Diisononyl phthalate (DINP) is a phthalate used as a plasticizer. DINP is typically a mixture of chemical compounds consisting of various isononyl esters of phthalic acid۔

== Use ==
It is commonly used in a large variety of plastic products including:

- Plasticizer in polyvinyl chloride (PVC)
- Construction and building material
- Fuel and automotive products
- In electronics materials (as a flexible vinyl additive)
- As cable insulation additive
- Adhesives and sealants
- Paints and coatings
- Rubber products.

==Health issues==

The European Union has set a maximum specific migration limit (SML) from food contact materials of 9 mg/kg food for the sum of diisononyl phthalates and diisodecyl phthalates.

DINP is listed as a substance "known to the State of California to cause cancer" under Proposition 65 legislation.
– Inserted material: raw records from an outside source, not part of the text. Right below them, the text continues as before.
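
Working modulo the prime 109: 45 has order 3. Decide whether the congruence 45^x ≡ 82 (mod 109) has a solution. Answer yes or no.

no

82 ∈ ⟨45⟩ iff 82^3 ≡ 1 (mod 109), since |⟨45⟩| = 3.
82^3 mod 109 = 46.
Since 46 ≠ 1, 82 does not lie in the subgroup.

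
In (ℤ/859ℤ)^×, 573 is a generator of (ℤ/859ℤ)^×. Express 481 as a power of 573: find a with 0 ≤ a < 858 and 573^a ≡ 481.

Baby-step giant-step with m = ceil(sqrt(858)) = 30.
Baby table (573^j mod 859 for j=0..29):
  0:1  1:573  2:191  3:350  4:403  5:707  6:522  7:174
  8:58  9:592  10:770  11:543  12:181  13:633  14:211  15:643
  16:787  17:835  18:851  19:570  20:190  21:636  22:212  23:357
  24:119  25:326  26:395  27:418  28:712  29:810
Giant step factor: 573^(-30) ≡ 35 (mod 859).
Scan 481·35^i mod 859 for i = 0, 1, …:
  i=0: 481   i=1: 514   i=2: 810
Match at i=2, j=29: a = 2·30 + 29 = 89.

89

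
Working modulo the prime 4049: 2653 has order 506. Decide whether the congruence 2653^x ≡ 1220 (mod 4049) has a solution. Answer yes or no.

1220 ∈ ⟨2653⟩ iff 1220^506 ≡ 1 (mod 4049), since |⟨2653⟩| = 506.
1220^506 mod 4049 = 665.
Since 665 ≠ 1, 1220 does not lie in the subgroup.

no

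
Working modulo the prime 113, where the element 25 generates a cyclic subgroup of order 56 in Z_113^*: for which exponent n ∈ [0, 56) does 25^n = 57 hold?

6

Successive powers of 25 modulo 113:
  25^0=1  25^1=25  25^2=60  25^3=31  25^4=97  25^5=52
  25^6=57
So 25^6 ≡ 57 (mod 113), giving n = 6.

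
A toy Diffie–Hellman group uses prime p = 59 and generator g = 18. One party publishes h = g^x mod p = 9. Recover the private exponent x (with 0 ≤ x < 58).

32

Baby-step giant-step with m = ceil(sqrt(58)) = 8.
Baby table (18^j mod 59 for j=0..7):
  0:1  1:18  2:29  3:50  4:15  5:34  6:22  7:42
Giant step factor: 18^(-8) ≡ 16 (mod 59).
Scan 9·16^i mod 59 for i = 0, 1, …:
  i=0: 9   i=1: 26   i=2: 3   i=3: 48
  i=4: 1
Match at i=4, j=0: x = 4·8 + 0 = 32.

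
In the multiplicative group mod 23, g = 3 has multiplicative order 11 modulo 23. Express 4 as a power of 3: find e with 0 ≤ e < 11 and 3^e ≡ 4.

3

Successive powers of 3 modulo 23:
  3^0=1  3^1=3  3^2=9  3^3=4
So 3^3 ≡ 4 (mod 23), giving e = 3.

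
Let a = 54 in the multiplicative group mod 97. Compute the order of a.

24

The order of 54 must divide p − 1 = 96 = 2^5 · 3.
Divisors: 1, 2, 3, 4, 6, 8, 12, 16, 24, 32, 48, 96.
Check each in increasing order: 54^1 ≡ 54;  54^2 ≡ 6;  54^3 ≡ 33;  54^4 ≡ 36;  54^6 ≡ 22;  54^8 ≡ 35;  54^12 ≡ 96;  54^16 ≡ 61;  54^24 ≡ 1.
Smallest exponent giving 1 is 24.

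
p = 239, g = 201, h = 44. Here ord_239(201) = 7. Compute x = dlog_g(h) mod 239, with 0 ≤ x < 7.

6

Successive powers of 201 modulo 239:
  201^0=1  201^1=201  201^2=10  201^3=98  201^4=100  201^5=24
  201^6=44
So 201^6 ≡ 44 (mod 239), giving x = 6.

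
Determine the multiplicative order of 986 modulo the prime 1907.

The order of 986 must divide p − 1 = 1906 = 2 · 953.
Divisors: 1, 2, 953, 1906.
Check each in increasing order: 986^1 ≡ 986;  986^2 ≡ 1533;  986^953 ≡ 1.
Smallest exponent giving 1 is 953.

953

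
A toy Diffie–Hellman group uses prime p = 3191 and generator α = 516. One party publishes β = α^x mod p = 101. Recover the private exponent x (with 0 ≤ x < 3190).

835

Baby-step giant-step with m = ceil(sqrt(3190)) = 57.
Baby table (516^j mod 3191 for j=0..56):
  0:1  1:516  2:1403  3:2782  4:2753  5:553  6:1349  7:446
  8:384  9:302  10:2664  11:2494  12:931  13:1746  14:1074  15:2141
  16:670  17:1092  18:1856  19:396  20:112  21:354  22:777  23:2057
  24:2000  25:1307  26:1111  27:2087  28:1525  29:1914  30:1605  31:1711
  32:2160  33:901  34:2221  35:467  36:1647  37:1046  38:457  39:2869
  40:2971  41:1356  42:867  43:632  44:630  45:2789  46:3174  47:801
  48:1677  49:571  50:1064  51:172  52:2595  53:1991  54:3045  55:1248
  56:2577
Giant step factor: 516^(-57) ≡ 2497 (mod 3191).
Scan 101·2497^i mod 3191 for i = 0, 1, …:
  i=0: 101   i=1: 108   i=2: 1632   i=3: 197
  i=4: 495   i=5: 1098   i=6: 637   i=7: 1471
  i=8: 246   i=9: 1590     …   i=13: 210
  i=14: 1046
Match at i=14, j=37: x = 14·57 + 37 = 835.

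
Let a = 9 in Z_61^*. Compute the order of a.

5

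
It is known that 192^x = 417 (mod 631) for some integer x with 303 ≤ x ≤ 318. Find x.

307

Compute 192^303 mod 631 = 343, then multiply by 192 repeatedly:
  192^303=343  192^304=232  192^305=374  192^306=505  192^307=417
Found 417 at exponent 307.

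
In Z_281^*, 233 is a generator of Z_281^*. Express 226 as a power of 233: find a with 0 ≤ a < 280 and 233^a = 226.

Baby-step giant-step with m = ceil(sqrt(280)) = 17.
Baby table (233^j mod 281 for j=0..16):
  0:1  1:233  2:56  3:122  4:45  5:88  6:272  7:151
  8:58  9:26  10:157  11:51  12:81  13:46  14:40  15:47
  16:273
Giant step factor: 233^(-17) ≡ 251 (mod 281).
Scan 226·251^i mod 281 for i = 0, 1, …:
  i=0: 226   i=1: 245   i=2: 237   i=3: 196
  i=4: 21   i=5: 213   i=6: 73   i=7: 58
Match at i=7, j=8: a = 7·17 + 8 = 127.

127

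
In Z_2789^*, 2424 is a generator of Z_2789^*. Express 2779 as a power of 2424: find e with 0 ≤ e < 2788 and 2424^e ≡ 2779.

Baby-step giant-step with m = ceil(sqrt(2788)) = 53.
Baby table (2424^j mod 2789 for j=0..52):
  0:1  1:2424  2:2142  3:1879  4:259  5:291  6:2556  7:1375
  8:145  9:66  10:1011  11:1922  12:1298  13:360  14:2472  15:1356
  16:1502  17:1203  18:1567  19:2579  20:1347  21:1998  22:1448  23:1390
  24:248  25:1517  26:1306  27:229  28:85  29:2443  30:785  31:742
  32:2492  33:2423  34:2507  35:2526  36:1169  37:32  38:2265  39:1608
  40:1559  41:2710  42:945  43:911  44:2165  45:1851  46:2112  47:1673
  48:146  49:2490  50:364  51:1012  52:1557
Giant step factor: 2424^(-53) ≡ 1598 (mod 2789).
Scan 2779·1598^i mod 2789 for i = 0, 1, …:
  i=0: 2779   i=1: 754   i=2: 44   i=3: 587
  i=4: 922   i=5: 764   i=6: 2079   i=7: 543
  i=8: 335   i=9: 2631     …   i=19: 1254
  i=20: 1390
Match at i=20, j=23: e = 20·53 + 23 = 1083.

1083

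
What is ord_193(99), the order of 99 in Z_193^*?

64

The order of 99 must divide p − 1 = 192 = 2^6 · 3.
Divisors: 1, 2, 3, 4, 6, 8, 12, 16, 24, 32, 48, 64, 96, 192.
Check each in increasing order: 99^1 ≡ 99;  99^2 ≡ 151;  99^3 ≡ 88;  99^4 ≡ 27;  99^6 ≡ 24;  99^8 ≡ 150;  99^12 ≡ 190;  99^16 ≡ 112;  99^24 ≡ 9;  99^32 ≡ 192;  99^48 ≡ 81;  99^64 ≡ 1.
Smallest exponent giving 1 is 64.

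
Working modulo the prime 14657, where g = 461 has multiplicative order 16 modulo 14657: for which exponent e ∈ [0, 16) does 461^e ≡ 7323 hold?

2

Successive powers of 461 modulo 14657:
  461^0=1  461^1=461  461^2=7323
So 461^2 ≡ 7323 (mod 14657), giving e = 2.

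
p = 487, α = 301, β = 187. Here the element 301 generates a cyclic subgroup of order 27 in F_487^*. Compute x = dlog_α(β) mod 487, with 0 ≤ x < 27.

24

Successive powers of 301 modulo 487:
  301^0=1  301^1=301  301^2=19  301^3=362  301^4=361  301^5=60
  301^6=41  301^7=166  301^8=292  301^9=232  301^10=191  301^11=25
  301^12=220  301^13=475  301^14=284  301^15=259  301^16=39  301^17=51
  301^18=254  301^19=482  301^20=443  301^21=392  301^22=138  301^23=143
  301^24=187
So 301^24 ≡ 187 (mod 487), giving x = 24.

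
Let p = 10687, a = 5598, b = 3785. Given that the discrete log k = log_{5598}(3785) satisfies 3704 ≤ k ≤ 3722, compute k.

3715

Compute 5598^3704 mod 10687 = 7465, then multiply by 5598 repeatedly:
  5598^3704=7465  5598^3705=2900  5598^3706=647  5598^3707=9700  5598^3708=10640
  5598^3709=4069  5598^3710=4265  5598^3711=712  5598^3712=10212  5598^3713=2013
  5598^3714=4676  5598^3715=3785
Found 3785 at exponent 3715.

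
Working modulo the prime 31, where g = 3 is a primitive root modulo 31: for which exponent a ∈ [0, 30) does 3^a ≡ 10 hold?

14

Successive powers of 3 modulo 31:
  3^0=1  3^1=3  3^2=9  3^3=27  3^4=19  3^5=26
  3^6=16  3^7=17  3^8=20  3^9=29  3^10=25  3^11=13
  3^12=8  3^13=24  3^14=10
So 3^14 ≡ 10 (mod 31), giving a = 14.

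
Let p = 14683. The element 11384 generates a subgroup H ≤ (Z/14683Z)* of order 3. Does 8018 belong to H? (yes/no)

⟨11384⟩ has order 3; its elements mod 14683 are {1, 3298, 11384}.
8018 is not in this set.

no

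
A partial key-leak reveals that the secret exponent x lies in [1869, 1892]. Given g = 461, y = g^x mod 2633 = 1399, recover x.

Compute 461^1869 mod 2633 = 2490, then multiply by 461 repeatedly:
  461^1869=2490  461^1870=2535  461^1871=2216  461^1872=2605  461^1873=257
  461^1874=2625  461^1875=1578  461^1876=750  461^1877=827  461^1878=2095
  461^1879=2117  461^1880=1727  461^1881=981  461^1882=1998  461^1883=2161
  461^1884=947  461^1885=2122  461^1886=1399
Found 1399 at exponent 1886.

1886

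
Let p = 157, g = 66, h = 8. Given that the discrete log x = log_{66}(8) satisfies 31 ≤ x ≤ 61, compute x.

57

Compute 66^31 mod 157 = 104, then multiply by 66 repeatedly:
  66^31=104  66^32=113  66^33=79  66^34=33  66^35=137
  66^36=93  66^37=15  66^38=48  66^39=28  66^40=121
  66^41=136  66^42=27  66^43=55  66^44=19  66^45=155
  66^46=25  66^47=80  66^48=99  66^49=97  66^50=122
  66^51=45  66^52=144  66^53=84  66^54=49  66^55=94
  66^56=81  66^57=8
Found 8 at exponent 57.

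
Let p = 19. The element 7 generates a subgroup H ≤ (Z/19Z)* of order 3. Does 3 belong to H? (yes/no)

no

⟨7⟩ has order 3; its elements mod 19 are {1, 7, 11}.
3 is not in this set.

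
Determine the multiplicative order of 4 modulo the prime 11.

5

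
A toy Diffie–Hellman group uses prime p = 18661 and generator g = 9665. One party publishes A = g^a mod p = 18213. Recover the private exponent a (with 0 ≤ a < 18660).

Baby-step giant-step with m = ceil(sqrt(18660)) = 137.
Baby table (9665^j mod 18661 for j=0..136):
  0:1  1:9665  2:13920  3:9651  4:9237  5:1381  6:4750  7:2690
  8:4077  9:10834  10:3739  11:9739  12:1351  13:13376  14:14293  15:13123
  16:13639  17:18292  18:16527  19:13956  20:3032  21:6510  22:12919  23:1384
  24:15084  25:7128  26:14369  27:1223  28:7882  29:5328  30:9421  31:6946
  32:9473  33:5679  34:5534  35:3684  36:672  37:852  38:5079  39:10105
  40:11812  41:13643  42:969  43:16224  44:15238  45:2658  46:12034  47:13258
  48:12144  49:12731  50:13142  51:10664  52:2857  53:13286  54:2849  55:10610
  56:3455  57:8046  58:4203  59:15659  60:3525  61:12800  62:8231  63:772
  64:15641  65:16165  66:4833  67:2462  68:2455  69:9444  70:5309  71:12396
  72:3720  73:12714  74:16786  75:16617  76:6739  77:5545  78:16694  79:4504
  80:13708  81:13381  82:6635  83:8079  84:5911  85:8494  86:4771  87:384
  88:16482  89:8234  90:11106  91:1418  92:7796  93:13883  94:6605  95:16705
  96:17514  97:17540  98:7576  99:14937  100:4609  101:2178  102:762  103:12296
  104:7592  105:1628  106:3397  107:7306  108:17927  109:15731  110:8948  111:7346
  112:12646  113:12701  114:3107  115:3606  116:11903  117:16091  118:17402  119:17398
  120:16060  121:16363  122:15081  123:15455  124:9931  125:9592  126:17493  127:1185
  128:13832  129:17537  130:15903  131:10499  132:12978  133:11789  134:15280  135:16707
  136:18183
Giant step factor: 9665^(-137) ≡ 13323 (mod 18661).
Scan 18213·13323^i mod 18661 for i = 0, 1, …:
  i=0: 18213   i=1: 2816   i=2: 8958   i=3: 10339
  i=4: 9656   i=5: 16615   i=6: 4863   i=7: 17418
  i=8: 10479   i=9: 8776     …   i=23: 6663
  i=24: 772
Match at i=24, j=63: a = 24·137 + 63 = 3351.

3351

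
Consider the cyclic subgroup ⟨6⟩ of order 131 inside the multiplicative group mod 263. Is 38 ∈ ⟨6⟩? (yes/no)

38 ∈ ⟨6⟩ iff 38^131 ≡ 1 (mod 263), since |⟨6⟩| = 131.
38^131 mod 263 = 262.
Since 262 ≠ 1, 38 does not lie in the subgroup.

no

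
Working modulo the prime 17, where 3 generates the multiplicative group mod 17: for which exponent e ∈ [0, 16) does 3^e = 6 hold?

15

Successive powers of 3 modulo 17:
  3^0=1  3^1=3  3^2=9  3^3=10  3^4=13  3^5=5
  3^6=15  3^7=11  3^8=16  3^9=14  3^10=8  3^11=7
  3^12=4  3^13=12  3^14=2  3^15=6
So 3^15 ≡ 6 (mod 17), giving e = 15.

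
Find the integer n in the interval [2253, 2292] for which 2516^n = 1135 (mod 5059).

Compute 2516^2253 mod 5059 = 1651, then multiply by 2516 repeatedly:
  2516^2253=1651  2516^2254=477  2516^2255=1149  2516^2256=2195  2516^2257=3251
  2516^2258=4172  2516^2259=4386  2516^2260=1497  2516^2261=2556  2516^2262=907
  2516^2263=403  2516^2264=2148  2516^2265=1356  2516^2266=1930  2516^2267=4299
  2516^2268=142  2516^2269=3142  2516^2270=3114  2516^2271=3492  2516^2272=3448
  2516^2273=4042  2516^2274=1082  2516^2275=570  2516^2276=2423  2516^2277=173
  2516^2278=194  2516^2279=2440  2516^2280=2473  2516^2281=4557  2516^2282=1718
  2516^2283=2102  2516^2284=1977  2516^2285=1135
Found 1135 at exponent 2285.

2285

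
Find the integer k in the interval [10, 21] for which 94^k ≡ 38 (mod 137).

16

Compute 94^10 mod 137 = 107, then multiply by 94 repeatedly:
  94^10=107  94^11=57  94^12=15  94^13=40  94^14=61
  94^15=117  94^16=38
Found 38 at exponent 16.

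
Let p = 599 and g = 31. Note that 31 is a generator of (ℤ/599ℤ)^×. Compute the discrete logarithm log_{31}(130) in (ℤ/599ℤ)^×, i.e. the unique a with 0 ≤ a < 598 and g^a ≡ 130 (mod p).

550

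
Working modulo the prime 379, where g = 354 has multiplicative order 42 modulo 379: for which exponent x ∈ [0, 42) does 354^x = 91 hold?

20

Successive powers of 354 modulo 379:
  354^0=1  354^1=354  354^2=246  354^3=293  354^4=255  354^5=68
  354^6=195  354^7=52  354^8=216  354^9=285  354^10=76  354^11=374
  354^12=125  354^13=286  354^14=51  354^15=241  354^16=39  354^17=162
  354^18=119  354^19=57  354^20=91
So 354^20 ≡ 91 (mod 379), giving x = 20.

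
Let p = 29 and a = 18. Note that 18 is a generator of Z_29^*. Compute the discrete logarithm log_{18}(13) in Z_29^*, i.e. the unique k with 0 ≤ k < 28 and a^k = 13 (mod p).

22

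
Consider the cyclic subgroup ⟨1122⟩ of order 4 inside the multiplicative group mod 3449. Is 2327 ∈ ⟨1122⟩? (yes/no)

yes

⟨1122⟩ has order 4; its elements mod 3449 are {1, 1122, 2327, 3448}.
2327 is in this set.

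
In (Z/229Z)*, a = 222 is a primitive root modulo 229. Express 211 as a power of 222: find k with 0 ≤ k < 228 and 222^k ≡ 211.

19

Successive powers of 222 modulo 229:
  222^0=1  222^1=222  222^2=49  222^3=115  222^4=111  222^5=139
  222^6=172  222^7=170  222^8=184  222^9=86  222^10=85  222^11=92
  222^12=43  222^13=157  222^14=46  222^15=136  222^16=193  222^17=23
  222^18=68  222^19=211
So 222^19 ≡ 211 (mod 229), giving k = 19.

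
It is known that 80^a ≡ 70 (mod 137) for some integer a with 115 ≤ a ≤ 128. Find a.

Compute 80^115 mod 137 = 79, then multiply by 80 repeatedly:
  80^115=79  80^116=18  80^117=70
Found 70 at exponent 117.

117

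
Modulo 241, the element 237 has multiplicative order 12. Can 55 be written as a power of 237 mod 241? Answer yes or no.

⟨237⟩ has order 12; its elements mod 241 are {1, 4, 15, 16, 60, 64, 177, 181, 225, 226, 237, 240}.
55 is not in this set.

no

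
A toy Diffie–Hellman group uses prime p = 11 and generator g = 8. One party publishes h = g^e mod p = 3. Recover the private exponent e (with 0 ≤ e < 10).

Successive powers of 8 modulo 11:
  8^0=1  8^1=8  8^2=9  8^3=6  8^4=4  8^5=10
  8^6=3
So 8^6 ≡ 3 (mod 11), giving e = 6.

6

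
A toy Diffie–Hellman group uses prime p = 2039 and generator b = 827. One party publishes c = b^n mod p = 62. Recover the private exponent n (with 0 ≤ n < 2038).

1276

Baby-step giant-step with m = ceil(sqrt(2038)) = 46.
Baby table (827^j mod 2039 for j=0..45):
  0:1  1:827  2:864  3:878  4:222  5:84  6:142  7:1211
  8:348  9:297  10:939  11:1733  12:1813  13:686  14:480  15:1394
  16:803  17:1406  18:532  19:1579  20:873  21:165  22:1881  23:1869
  24:101  25:1967  26:1626  27:1001  28:2032  29:328  30:69  31:2010
  32:485  33:1451  34:1045  35:1718  36:1642  37:1999  38:1583  39:103
  40:1582  41:1315  42:718  43:437  44:496  45:353
Giant step factor: 827^(-46) ≡ 144 (mod 2039).
Scan 62·144^i mod 2039 for i = 0, 1, …:
  i=0: 62   i=1: 772   i=2: 1062   i=3: 3
  i=4: 432   i=5: 1038   i=6: 625   i=7: 284
  i=8: 116   i=9: 392     …   i=26: 871
  i=27: 1045
Match at i=27, j=34: n = 27·46 + 34 = 1276.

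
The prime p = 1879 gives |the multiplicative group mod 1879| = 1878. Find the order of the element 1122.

939

The order of 1122 must divide p − 1 = 1878 = 2 · 3 · 313.
Divisors: 1, 2, 3, 6, 313, 626, 939, 1878.
Check each in increasing order: 1122^1 ≡ 1122;  1122^2 ≡ 1833;  1122^3 ≡ 1000;  1122^6 ≡ 372;  1122^313 ≡ 488;  1122^626 ≡ 1390;  1122^939 ≡ 1.
Smallest exponent giving 1 is 939.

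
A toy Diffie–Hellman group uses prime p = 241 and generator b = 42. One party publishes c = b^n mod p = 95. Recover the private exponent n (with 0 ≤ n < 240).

211

Baby-step giant-step with m = ceil(sqrt(240)) = 16.
Baby table (42^j mod 241 for j=0..15):
  0:1  1:42  2:77  3:101  4:145  5:65  6:79  7:185
  8:58  9:26  10:128  11:74  12:216  13:155  14:3  15:126
Giant step factor: 42^(-16) ≡ 24 (mod 241).
Scan 95·24^i mod 241 for i = 0, 1, …:
  i=0: 95   i=1: 111   i=2: 13   i=3: 71
  i=4: 17   i=5: 167   i=6: 152   i=7: 33
  i=8: 69   i=9: 210   i=10: 220   i=11: 219
  i=12: 195   i=13: 101
Match at i=13, j=3: n = 13·16 + 3 = 211.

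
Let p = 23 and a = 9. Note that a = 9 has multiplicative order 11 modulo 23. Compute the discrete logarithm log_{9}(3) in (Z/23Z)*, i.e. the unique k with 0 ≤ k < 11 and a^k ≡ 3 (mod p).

6

Successive powers of 9 modulo 23:
  9^0=1  9^1=9  9^2=12  9^3=16  9^4=6  9^5=8
  9^6=3
So 9^6 ≡ 3 (mod 23), giving k = 6.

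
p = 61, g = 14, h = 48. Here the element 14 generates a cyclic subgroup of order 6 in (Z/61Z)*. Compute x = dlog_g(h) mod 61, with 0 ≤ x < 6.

5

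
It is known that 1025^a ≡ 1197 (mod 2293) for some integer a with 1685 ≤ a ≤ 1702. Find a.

1687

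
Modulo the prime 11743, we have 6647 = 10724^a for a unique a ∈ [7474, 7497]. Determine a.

Compute 10724^7474 mod 11743 = 5876, then multiply by 10724 repeatedly:
  10724^7474=5876  10724^7475=1286  10724^7476=4782  10724^7477=487  10724^7478=8696
  10724^7479=4741  10724^7480=7037  10724^7481=4270  10724^7482=5523  10724^7483=8703
  10724^7484=9351  10724^7485=6647
Found 6647 at exponent 7485.

7485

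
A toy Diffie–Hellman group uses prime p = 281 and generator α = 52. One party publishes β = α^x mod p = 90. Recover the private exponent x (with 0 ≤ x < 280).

Baby-step giant-step with m = ceil(sqrt(280)) = 17.
Baby table (52^j mod 281 for j=0..16):
  0:1  1:52  2:175  3:108  4:277  5:73  6:143  7:130
  8:16  9:270  10:271  11:42  12:217  13:44  14:40  15:113
  16:256
Giant step factor: 52^(-17) ≡ 91 (mod 281).
Scan 90·91^i mod 281 for i = 0, 1, …:
  i=0: 90   i=1: 41   i=2: 78   i=3: 73
Match at i=3, j=5: x = 3·17 + 5 = 56.

56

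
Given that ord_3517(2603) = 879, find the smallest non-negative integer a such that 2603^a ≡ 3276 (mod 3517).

Baby-step giant-step with m = ceil(sqrt(879)) = 30.
Baby table (2603^j mod 3517 for j=0..29):
  0:1  1:2603  2:1867  3:2824  4:342  5:425  6:1937  7:2150
  8:903  9:1153  10:1258  11:247  12:2847  13:422  14:1162  15:66
  16:2982  17:127  18:3500  19:1470  20:3431  21:1230  22:1220  23:3326
  24:2241  25:2137  26:2234  27:1501  28:3233  29:2835
Giant step factor: 2603^(-30) ≡ 1966 (mod 3517).
Scan 3276·1966^i mod 3517 for i = 0, 1, …:
  i=0: 3276   i=1: 989   i=2: 2990   i=3: 1433
  i=4: 161   i=5: 3513   i=6: 2687   i=7: 108
  i=8: 1308   i=9: 601   i=10: 3371   i=11: 1358
  i=12: 425
Match at i=12, j=5: a = 12·30 + 5 = 365.

365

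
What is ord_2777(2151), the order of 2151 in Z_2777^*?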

Studies find that exposure to environmentally relevant concentrations of DINP in zebrafish disrupt the endocannabinoid system (ECS) and affect reproduction in a gender specific manner, and have other adverse effects on aquatic organisms, as DINP upregulates orexigenic signals and causes hepatosteatosis together with deregulation of the peripheral ECS and lipid metabolism.

The ECHA's Risk Assessment Committee (RAC) has concluded, on March 7, 2018, that Di-isononyl phthalate (DINP) does not warrant classification for reprotoxic effects under the EU's Classification, Labelling and Packaging (CLP) regulations.

Children and childcare products are strictly regulated by regulatory organizations.